I think I may have lost my companions on the voyage through Ulysses, a loss I am feeling most keenly after reading this and the previous sections… I would love to know what they make of them.
Episode 15 is loooong, by far the longest of the book. And it reads, to me, as one long Freudian meander in the minds of Leopold and Stephen. The episode is a long, intermingled series of drunken hallucinations by Bloom, Stephen and an fictional other whose presence allows each to reflect on scenes and words they couldn’t have seen. The impossibility of the perspective– from a logical perspective– is mirrored in the impossibility of the play itself as one that could be staged, being rife with stage directions that couldn’t be implemented and descriptions that the staging and dialogue could never convey to the audience… when they aren’t novelistic rather than dramatic.
A few examples:
(Florry whispers to her. Whispering lovewords murmur, liplapping loudly, poppysmic plopslop.)
(The beagle lifts his snout, showing the grey scorbutic face of Paddy Dignam. He has gnawed all. He exhales a putrid carcasefed breath. He grows to human size and shape. His dachshund coat becomes a brown mortuary habit. His green eye flashes bloodshot. Half of one ear, all the nose and both thumbs are ghouleaten.)
ZOE: Silent means consent. (With little parted talons she captures his hand, her forefinger giving to his palm the passtouch of secret monitor, luring him to doom.) Hot hands cold gizzard.
(He hesitates amid scents, music, temptations. She leads him towards the steps, drawing him by the odour of her armpits, the vice of her painted eyes, the rustle of her slip in whose sinuous folds lurks the lion reek of all the male brutes that have possessed her.)
THE MALE BRUTES: (Exhaling sulphur of rut and dung and ramping in their loosebox, faintly roaring, their drugged heads swaying to and fro) Good!
Parallels with the Circe section of The Odyssey aren’t particularly clear to me beyond the hallucinations being like the enchantment of Circe. The hallucinations and dream-episodes are heavily Freudian– Bloom’s hallucinatory episodes are largely full of sexual guilt, the most significant of which finds him transformed into a female pig, dominated by “Bello”– a male version of Bella, mistress of a brothel; Stephen’s work darkly around his torment regarding God. At first the division between Bloom and Stephen’s hallucinations is clear, but it becomes more difficult to tell the two apart, each having in their own dreams ideas and thoughts of the other as well as scenes and images they weren’t privy to. This points to, I think, that these may in part be a kind of hallucinatory dream of Ulysses the novel itself, as an attempt to represent as wholly as possible an entity.
It’s a bit hard to tell what “really” happens in this episode.
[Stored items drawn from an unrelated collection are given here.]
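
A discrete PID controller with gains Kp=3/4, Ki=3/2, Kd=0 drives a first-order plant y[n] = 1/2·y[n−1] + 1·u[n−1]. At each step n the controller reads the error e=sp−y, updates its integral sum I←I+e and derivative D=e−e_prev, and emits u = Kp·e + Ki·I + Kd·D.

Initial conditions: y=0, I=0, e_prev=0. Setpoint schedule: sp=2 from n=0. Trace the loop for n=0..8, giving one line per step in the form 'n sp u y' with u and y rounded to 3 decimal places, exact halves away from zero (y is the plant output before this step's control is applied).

(exact arithmetic carried between steps; '≈' marks a value shown rounded to 6 d.p. or computed from one; I and e_prev carry over from the previous line; the table rounds u and y to 3 d.p., halves away from zero)
n=0: y=0, sp=2, e=sp−y=2; I=2, D=e−e_prev=2; u=3/4·2+3/2·2+0·2=4.5; next y=1/2·0+1·4.5=4.5
n=1: y=4.5, sp=2, e=sp−y=-2.5; I=-0.5, D=e−e_prev=-4.5; u=3/4·(-2.5)+3/2·(-0.5)+0·(-4.5)=-2.625; next y=1/2·4.5+1·(-2.625)=-0.375
n=2: y=-0.375, sp=2, e=sp−y=2.375; I=1.875, D=e−e_prev=4.875; u=3/4·2.375+3/2·1.875+0·4.875=4.59375; next y=1/2·(-0.375)+1·4.59375=4.40625
n=3: y=4.40625, sp=2, e=sp−y=-2.40625; I=-0.53125, D=e−e_prev=-4.78125; u=3/4·(-2.40625)+3/2·(-0.53125)+0·(-4.78125)≈-2.601563; next y=1/2·4.40625+1·(-2.601563)≈-0.398438
n=4: y≈-0.398438, sp=2, e=sp−y≈2.398438; I≈1.867188, D=e−e_prev≈4.804688; u=3/4·2.398438+3/2·1.867188+0·4.804688≈4.599609; next y=1/2·(-0.398438)+1·4.599609≈4.400391
n=5: y≈4.400391, sp=2, e=sp−y≈-2.400391; I≈-0.533203, D=e−e_prev≈-4.798828; u=3/4·(-2.400391)+3/2·(-0.533203)+0·(-4.798828)≈-2.600098; next y=1/2·4.400391+1·(-2.600098)≈-0.399902
n=6: y≈-0.399902, sp=2, e=sp−y≈2.399902; I≈1.866699, D=e−e_prev≈4.800293; u=3/4·2.399902+3/2·1.866699+0·4.800293≈4.599976; next y=1/2·(-0.399902)+1·4.599976≈4.400024
n=7: y≈4.400024, sp=2, e=sp−y≈-2.400024; I≈-0.533325, D=e−e_prev≈-4.799927; u=3/4·(-2.400024)+3/2·(-0.533325)+0·(-4.799927)≈-2.600006; next y=1/2·4.400024+1·(-2.600006)≈-0.399994
n=8: y≈-0.399994, sp=2, e=sp−y≈2.399994; I≈1.866669, D=e−e_prev≈4.800018; u=3/4·2.399994+3/2·1.866669+0·4.800018≈4.599998; next y=1/2·(-0.399994)+1·4.599998≈4.400002

0 2 4.500 0.000
1 2 -2.625 4.500
2 2 4.594 -0.375
3 2 -2.602 4.406
4 2 4.600 -0.398
5 2 -2.600 4.400
6 2 4.600 -0.400
7 2 -2.600 4.400
8 2 4.600 -0.400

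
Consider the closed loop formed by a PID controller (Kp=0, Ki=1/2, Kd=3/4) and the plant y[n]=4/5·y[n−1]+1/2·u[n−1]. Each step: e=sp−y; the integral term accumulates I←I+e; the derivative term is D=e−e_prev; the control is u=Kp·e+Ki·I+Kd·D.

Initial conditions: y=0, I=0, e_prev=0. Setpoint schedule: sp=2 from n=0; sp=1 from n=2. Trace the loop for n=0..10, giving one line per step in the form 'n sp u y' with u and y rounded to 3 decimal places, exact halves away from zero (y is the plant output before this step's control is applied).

0 2 2.500 0.000
1 2 0.438 1.250
2 1 0.539 1.219
3 1 1.124 1.245
4 1 0.630 1.558
5 1 0.582 1.561
6 1 0.330 1.540
7 1 0.223 1.397
8 1 0.127 1.229
9 1 0.115 1.047
10 1 0.145 0.895

(exact arithmetic carried between steps; '≈' marks a value shown rounded to 6 d.p. or computed from one; I and e_prev carry over from the previous line; the table rounds u and y to 3 d.p., halves away from zero)
n=0: y=0, sp=2, e=sp−y=2; I=2, D=e−e_prev=2; u=0·2+1/2·2+3/4·2=2.5; next y=4/5·0+1/2·2.5=1.25
n=1: y=1.25, sp=2, e=sp−y=0.75; I=2.75, D=e−e_prev=-1.25; u=0·0.75+1/2·2.75+3/4·(-1.25)=0.4375; next y=4/5·1.25+1/2·0.4375=1.21875
n=2: y=1.21875, sp=1, e=sp−y=-0.21875; I=2.53125, D=e−e_prev=-0.96875; u=0·(-0.21875)+1/2·2.53125+3/4·(-0.96875)≈0.539063; next y=4/5·1.21875+1/2·0.539063≈1.244531
n=3: y≈1.244531, sp=1, e=sp−y≈-0.244531; I≈2.286719, D=e−e_prev≈-0.025781; u=0·(-0.244531)+1/2·2.286719+3/4·(-0.025781)≈1.124023; next y=4/5·1.244531+1/2·1.124023≈1.557637
n=4: y≈1.557637, sp=1, e=sp−y≈-0.557637; I≈1.729082, D=e−e_prev≈-0.313105; u=0·(-0.557637)+1/2·1.729082+3/4·(-0.313105)≈0.629712; next y=4/5·1.557637+1/2·0.629712≈1.560965
n=5: y≈1.560965, sp=1, e=sp−y≈-0.560965; I≈1.168117, D=e−e_prev≈-0.003329; u=0·(-0.560965)+1/2·1.168117+3/4·(-0.003329)≈0.581562; next y=4/5·1.560965+1/2·0.581562≈1.539553
n=6: y≈1.539553, sp=1, e=sp−y≈-0.539553; I≈0.628563, D=e−e_prev≈0.021412; u=0·(-0.539553)+1/2·0.628563+3/4·0.021412≈0.330341; next y=4/5·1.539553+1/2·0.330341≈1.396813
n=7: y≈1.396813, sp=1, e=sp−y≈-0.396813; I≈0.231751, D=e−e_prev≈0.142740; u=0·(-0.396813)+1/2·0.231751+3/4·0.142740≈0.222930; next y=4/5·1.396813+1/2·0.222930≈1.228916
n=8: y≈1.228916, sp=1, e=sp−y≈-0.228916; I≈0.002835, D=e−e_prev≈0.167897; u=0·(-0.228916)+1/2·0.002835+3/4·0.167897≈0.127340; next y=4/5·1.228916+1/2·0.127340≈1.046803
n=9: y≈1.046803, sp=1, e=sp−y≈-0.046803; I≈-0.043968, D=e−e_prev≈0.182113; u=0·(-0.046803)+1/2·(-0.043968)+3/4·0.182113≈0.114601; next y=4/5·1.046803+1/2·0.114601≈0.894743
n=10: y≈0.894743, sp=1, e=sp−y≈0.105257; I≈0.061290, D=e−e_prev≈0.152060; u=0·0.105257+1/2·0.061290+3/4·0.152060≈0.144690; next y=4/5·0.894743+1/2·0.144690≈0.788139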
Bloom follows Stephen and Lynch, temporarily loses them when he steps off at the wrong stop, and stops to buy a snack (pork, which he feels guilty about purchasing at all, much less eating) that he feeds to a dog before wandering to the brothel, where Stephen’s presence is confirmed by a prostitute named Zoe. Stephen, who is already there, is drunk and gives Bello more money than is needed even for he and Bloom, before dancing drunkenly and finally smashing the chandelier with his walking stick in an attempt to fend off his mother’s ghost. Bello calls the police and tries to charge Stephen too much, at which Bloom intervenes. When the police arrive Stephen is physically accosted at which point Bloom again tries to help him, getting knocked unconscious.
The point of recapitulating the material plot is to show how it reinforces a central theme: Bloom becoming closer and closer to Stephen, seeing in him his lost son, and trying to protect him while Stephen is only partially aware of the gravity of Bloom’s feelings, being too consumed with thoughts of his mother and his spiritual difficulties. Bloom saves Stephen twice, more or less, only to end up on the floor, his wits knocked out of him, dreaming of his lost infant son.
I cannot help you here, and not anywhere with Ulysses, though I do have to credit your Ulysses Updates in my feeds with getting me back to it. Am currently far behind, with the Lotus-Eaters. Am reading Stuart Gilbert’s James Joyce’s Ulysses as I go, along with a well-thumbed and very old copy of Gifford/Seidman’s Notes For Joyce. There are times when I just want to run with the text, but I invariably end up reaching for the notes. I wish I was up to where you are, but I am nearly “stogged,” and so far behind.